Basically, Git is the parent site for a number of offshoots, but Github the is most utilized. At its core, Git is a distributed version control system.

This means that when a developer using Git makes changes to their project, they put their work out onto a virtual bulletin board and any Git user can modify it to suit their own project–the basis of open source software.

Github is a repository hosting service around which the Git projects revolve, and makes it easy for Git users all over the world to collaborate.

Simply put, Github is the hub and Git is the spoke–and there are millions of spokes revolving around that hub.

What Exactly Is Git, And How Does It Work?

Git is a A distributed version control center is a system that does not need a central servers to store all the versions of a project’s files.

In other words, tech geeks like to use cool-kid lingo that beginners may not know.

Every individual developer clones a copy of a repository and has all the metadata and history of the original. Modern programming language is mostly plain text, disk space is cheap, so cloning all this data doesn’t make a dent in your hard drive.

Git differs from SVN (Subversion) and CVS (concurrent version system) in that every developer has access to the repository that houses the complete history of all the changes of a given project.

With SVN and CVS, the only complete version of the software’s history was in one single place. The repository, or repo, is where all the files for a given project are stored.

Don’t spend a lot of time trying to figure out what Git stands for–Torvald’s native language is Finnish, so there’s really no telling. According to open source lore, Git stands for “the stupid content tracker”.

How Github Works With Git

Github pulls the data from the Git spokes, and holds it all in the repository. And here’s a little more Lingo for you — A “git init” command is the first stop on the Github road map, and from there, you pull the data in from one spoke and and push it back out to another.

Github lets developers fork–peel off an existing project to start their own. Forking encourages collaboration among all the Git spokes on the hub, and this capability is what sets it apart from sites like Bitbucket and other open source projects.

The forked code shoots out in another spoke, and the developer uses Git to work on their new version of the code.

Once that project is working, the developer can then initiate a pull request–showing the Github repo managers your work, and then they have the option of merging your work in the final web development project–with just one click.

How Github Is Useful For Developers

Github is useful for developers, because coding and programming can be fairly lonely work.

Working remotely is pretty much the norm unless you’re in an area that’s a tech hotbed. Github is a social network for tech geeks, connecting developers with like-minded people across the globe.

git vs github


Every developer has a profile on Github, but forget uploading your cat videos. Instead, a Github profile shows your work–projects you’ve worked on, and any pull requests you’ve made to contribute to projects. In that sense, Github is an ever-evolving resume.

The beauty of Github is that your collaborations can link you with developers who may already have a solution to a problem you’ve been working on, and the open source concept gives you access to their technology.

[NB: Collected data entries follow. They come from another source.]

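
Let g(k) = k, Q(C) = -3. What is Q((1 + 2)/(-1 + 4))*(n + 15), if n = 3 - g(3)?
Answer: -45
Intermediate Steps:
n = 0 (n = 3 - 1*3 = 3 - 3 = 0)
Q((1 + 2)/(-1 + 4))*(n + 15) = -3*(0 + 15) = -3*15 = -45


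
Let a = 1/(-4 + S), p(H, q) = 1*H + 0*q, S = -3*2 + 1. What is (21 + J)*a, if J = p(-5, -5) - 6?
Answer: -10/9 ≈ -1.1111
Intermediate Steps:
S = -5 (S = -6 + 1 = -5)
p(H, q) = H (p(H, q) = H + 0 = H)
a = -1/9 (a = 1/(-4 - 5) = 1/(-9) = -1/9 ≈ -0.11111)
J = -11 (J = -5 - 6 = -11)
(21 + J)*a = (21 - 11)*(-1/9) = 10*(-1/9) = -10/9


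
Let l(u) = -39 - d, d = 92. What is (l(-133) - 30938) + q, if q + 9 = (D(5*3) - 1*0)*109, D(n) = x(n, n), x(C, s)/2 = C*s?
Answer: 17972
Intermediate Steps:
x(C, s) = 2*C*s (x(C, s) = 2*(C*s) = 2*C*s)
l(u) = -131 (l(u) = -39 - 1*92 = -39 - 92 = -131)
D(n) = 2*n² (D(n) = 2*n*n = 2*n²)
q = 49041 (q = -9 + (2*(5*3)² - 1*0)*109 = -9 + (2*15² + 0)*109 = -9 + (2*225 + 0)*109 = -9 + (450 + 0)*109 = -9 + 450*109 = -9 + 49050 = 49041)
(l(-133) - 30938) + q = (-131 - 30938) + 49041 = -31069 + 49041 = 17972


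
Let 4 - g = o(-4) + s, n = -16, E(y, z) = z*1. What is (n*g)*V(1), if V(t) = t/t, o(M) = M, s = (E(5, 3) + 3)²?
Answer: 448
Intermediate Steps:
E(y, z) = z
s = 36 (s = (3 + 3)² = 6² = 36)
V(t) = 1
g = -28 (g = 4 - (-4 + 36) = 4 - 1*32 = 4 - 32 = -28)
(n*g)*V(1) = -16*(-28)*1 = 448*1 = 448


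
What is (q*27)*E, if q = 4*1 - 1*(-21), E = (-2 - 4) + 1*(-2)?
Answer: -5400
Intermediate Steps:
E = -8 (E = -6 - 2 = -8)
q = 25 (q = 4 + 21 = 25)
(q*27)*E = (25*27)*(-8) = 675*(-8) = -5400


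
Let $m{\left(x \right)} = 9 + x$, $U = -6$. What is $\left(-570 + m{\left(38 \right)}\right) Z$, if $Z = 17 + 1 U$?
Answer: $-5753$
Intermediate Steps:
$Z = 11$ ($Z = 17 + 1 \left(-6\right) = 17 - 6 = 11$)
$\left(-570 + m{\left(38 \right)}\right) Z = \left(-570 + \left(9 + 38\right)\right) 11 = \left(-570 + 47\right) 11 = \left(-523\right) 11 = -5753$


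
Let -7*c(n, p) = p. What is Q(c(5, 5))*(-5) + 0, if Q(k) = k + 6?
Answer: -185/7 ≈ -26.429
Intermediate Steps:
c(n, p) = -p/7
Q(k) = 6 + k
Q(c(5, 5))*(-5) + 0 = (6 - ⅐*5)*(-5) + 0 = (6 - 5/7)*(-5) + 0 = (37/7)*(-5) + 0 = -185/7 + 0 = -185/7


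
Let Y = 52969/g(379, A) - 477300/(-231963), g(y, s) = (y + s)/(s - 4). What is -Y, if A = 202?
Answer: -115860630686/6417643 ≈ -18053.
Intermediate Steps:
g(y, s) = (s + y)/(-4 + s)
Y = 115860630686/6417643 (Y = 52969/(((202 + 379)/(-4 + 202))) - 477300/(-231963) = 52969/((581/198)) - 477300*(-1/231963) = 52969/(((1/198)*581)) + 159100/77321 = 52969/(581/198) + 159100/77321 = 52969*(198/581) + 159100/77321 = 1498266/83 + 159100/77321 = 115860630686/6417643 ≈ 18053.)
-Y = -1*115860630686/6417643 = -115860630686/6417643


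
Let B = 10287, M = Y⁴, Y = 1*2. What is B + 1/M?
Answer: 164593/16 ≈ 10287.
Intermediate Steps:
Y = 2
M = 16 (M = 2⁴ = 16)
B + 1/M = 10287 + 1/16 = 164593/16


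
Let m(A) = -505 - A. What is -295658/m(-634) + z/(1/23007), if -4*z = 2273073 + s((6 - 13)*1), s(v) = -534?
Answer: -6744676498349/516 ≈ -1.3071e+10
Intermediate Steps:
z = -2272539/4 (z = -(2273073 - 534)/4 = -¼*2272539 = -2272539/4 ≈ -5.6814e+5)
-295658/m(-634) + z/(1/23007) = -295658/(-505 - 1*(-634)) - 2272539/(4*(1/23007)) = -295658/(-505 + 634) - 2272539/(4*1/23007) = -295658/129 - 2272539/4*23007 = -295658*1/129 - 52284304773/4 = -295658/129 - 52284304773/4 = -6744676498349/516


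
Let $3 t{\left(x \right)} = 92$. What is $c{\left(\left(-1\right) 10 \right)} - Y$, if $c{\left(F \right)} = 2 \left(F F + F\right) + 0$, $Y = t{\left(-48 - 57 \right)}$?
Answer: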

What Languages Do I Need For Git and Github?

JavaScript and Python are the most common languages for Github users, followed closely by Java, C++, and C. Twenty-five percent of Github collaborators use JavaScript, but Python is emerging as the second language of choice, overtaking Java.

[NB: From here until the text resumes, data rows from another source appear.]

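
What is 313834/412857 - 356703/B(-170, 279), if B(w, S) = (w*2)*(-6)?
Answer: -48875703037/280742760 ≈ -174.09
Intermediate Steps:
B(w, S) = -12*w (B(w, S) = (2*w)*(-6) = -12*w)
313834/412857 - 356703/B(-170, 279) = 313834/412857 - 356703/((-12*(-170))) = 313834*(1/412857) - 356703/2040 = 313834/412857 - 356703*1/2040 = 313834/412857 - 118901/680 = -48875703037/280742760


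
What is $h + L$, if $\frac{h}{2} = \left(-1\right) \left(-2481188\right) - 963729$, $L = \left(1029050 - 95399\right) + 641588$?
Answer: $4610157$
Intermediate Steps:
$L = 1575239$ ($L = 933651 + 641588 = 1575239$)
$h = 3034918$ ($h = 2 \left(\left(-1\right) \left(-2481188\right) - 963729\right) = 2 \left(2481188 - 963729\right) = 2 \cdot 1517459 = 3034918$)
$h + L = 3034918 + 1575239 = 4610157$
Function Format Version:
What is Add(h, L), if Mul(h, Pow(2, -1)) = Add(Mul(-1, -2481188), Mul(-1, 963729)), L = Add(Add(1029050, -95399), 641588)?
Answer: 4610157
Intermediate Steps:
L = 1575239 (L = Add(933651, 641588) = 1575239)
h = 3034918 (h = Mul(2, Add(Mul(-1, -2481188), Mul(-1, 963729))) = Mul(2, Add(2481188, -963729)) = Mul(2, 1517459) = 3034918)
Add(h, L) = Add(3034918, 1575239) = 4610157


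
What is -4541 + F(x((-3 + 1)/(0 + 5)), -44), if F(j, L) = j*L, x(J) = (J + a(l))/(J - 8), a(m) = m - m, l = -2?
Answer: -95405/21 ≈ -4543.1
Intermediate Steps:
a(m) = 0
x(J) = J/(-8 + J) (x(J) = (J + 0)/(J - 8) = J/(-8 + J))
F(j, L) = L*j
-4541 + F(x((-3 + 1)/(0 + 5)), -44) = -4541 - 44*(-3 + 1)/(0 + 5)/(-8 + (-3 + 1)/(0 + 5)) = -4541 - 44*(-2/5)/(-8 - 2/5) = -4541 - 44*(-2*⅕)/(-8 - 2*⅕) = -4541 - (-88)/(5*(-8 - ⅖)) = -4541 - (-88)/(5*(-42/5)) = -4541 - (-88)*(-5)/(5*42) = -4541 - 44*1/21 = -4541 - 44/21 = -95405/21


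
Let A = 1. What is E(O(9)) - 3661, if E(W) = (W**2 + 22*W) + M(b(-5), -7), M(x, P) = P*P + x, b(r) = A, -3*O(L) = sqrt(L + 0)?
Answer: -3632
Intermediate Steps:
O(L) = -sqrt(L)/3 (O(L) = -sqrt(L + 0)/3 = -sqrt(L)/3)
b(r) = 1
M(x, P) = x + P**2 (M(x, P) = P**2 + x = x + P**2)
E(W) = 50 + W**2 + 22*W (E(W) = (W**2 + 22*W) + (1 + (-7)**2) = (W**2 + 22*W) + (1 + 49) = (W**2 + 22*W) + 50 = 50 + W**2 + 22*W)
E(O(9)) - 3661 = (50 + (-sqrt(9)/3)**2 + 22*(-sqrt(9)/3)) - 3661 = (50 + (-1/3*3)**2 + 22*(-1/3*3)) - 3661 = (50 + (-1)**2 + 22*(-1)) - 3661 = (50 + 1 - 22) - 3661 = 29 - 3661 = -3632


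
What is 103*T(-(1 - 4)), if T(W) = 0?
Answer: 0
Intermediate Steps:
103*T(-(1 - 4)) = 103*0 = 0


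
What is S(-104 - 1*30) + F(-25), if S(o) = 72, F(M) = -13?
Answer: 59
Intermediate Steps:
S(-104 - 1*30) + F(-25) = 72 - 13 = 59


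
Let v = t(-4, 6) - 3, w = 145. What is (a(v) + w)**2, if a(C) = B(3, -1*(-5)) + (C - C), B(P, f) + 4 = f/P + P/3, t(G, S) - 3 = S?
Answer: 185761/9 ≈ 20640.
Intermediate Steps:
t(G, S) = 3 + S
B(P, f) = -4 + P/3 + f/P (B(P, f) = -4 + (f/P + P/3) = -4 + (P/3 + f/P) = -4 + P/3 + f/P)
v = 6 (v = (3 + 6) - 3 = 9 - 3 = 6)
a(C) = -4/3 (a(C) = (-4 + (1/3)*3 - 1*(-5)/3) + (C - C) = (-4 + 1 + 5*(1/3)) + 0 = (-4 + 1 + 5/3) + 0 = -4/3 + 0 = -4/3)
(a(v) + w)**2 = (-4/3 + 145)**2 = (431/3)**2 = 185761/9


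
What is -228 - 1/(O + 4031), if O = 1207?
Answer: -1194265/5238 ≈ -228.00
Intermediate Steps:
-228 - 1/(O + 4031) = -228 - 1/(1207 + 4031) = -228 - 1/5238 = -1194265/5238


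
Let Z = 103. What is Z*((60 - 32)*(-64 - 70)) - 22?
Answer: -386478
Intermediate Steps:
Z*((60 - 32)*(-64 - 70)) - 22 = 103*((60 - 32)*(-64 - 70)) - 22 = 103*(28*(-134)) - 22 = 103*(-3752) - 22 = -386456 - 22 = -386478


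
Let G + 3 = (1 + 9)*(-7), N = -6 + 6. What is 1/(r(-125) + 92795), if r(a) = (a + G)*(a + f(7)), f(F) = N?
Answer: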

How Does Git And Github Fit Into DevOps?

If you’re an aspiring developer, Git and Github are essential to understanding version control systems.

Git and Github are the premier systems in the development world today, so you can master VCS before you learn a programming language. Version control manages the entire project, starting with the configuration data for infrastructure.

Web servers, firewalls, routers, and monitoring systems all fall under the infrastructure umbrella, as well as the source code that’s stashed in the repository. This is referred to as CI (continuous integration) in tech world, and it means that changes to the project are uniformly and constantly updating.

Professional Advantages Of Git-ting It

Git and the adjacent suite of sites is one if the core knowledge bases of being a good software developer.

Open source programming is the way real innovation happens in the tech world, and a comprehensive resource like Git lets you work with the best and brightest in the business.

The social network component of Git is a real thing–many developers use their Git profile as a part of their resume–a prospective employer can easily see proficiency and code contributions. Git is not a CV replacement since some of the best software developers fly under the Git radar and don’t network much or push code.

Wrapping It All Up

Any cutting edge or widely-used technologies you can add to your skill set is are assets as your career grows, and being proficient with all aspects of the Git universe will help you advance.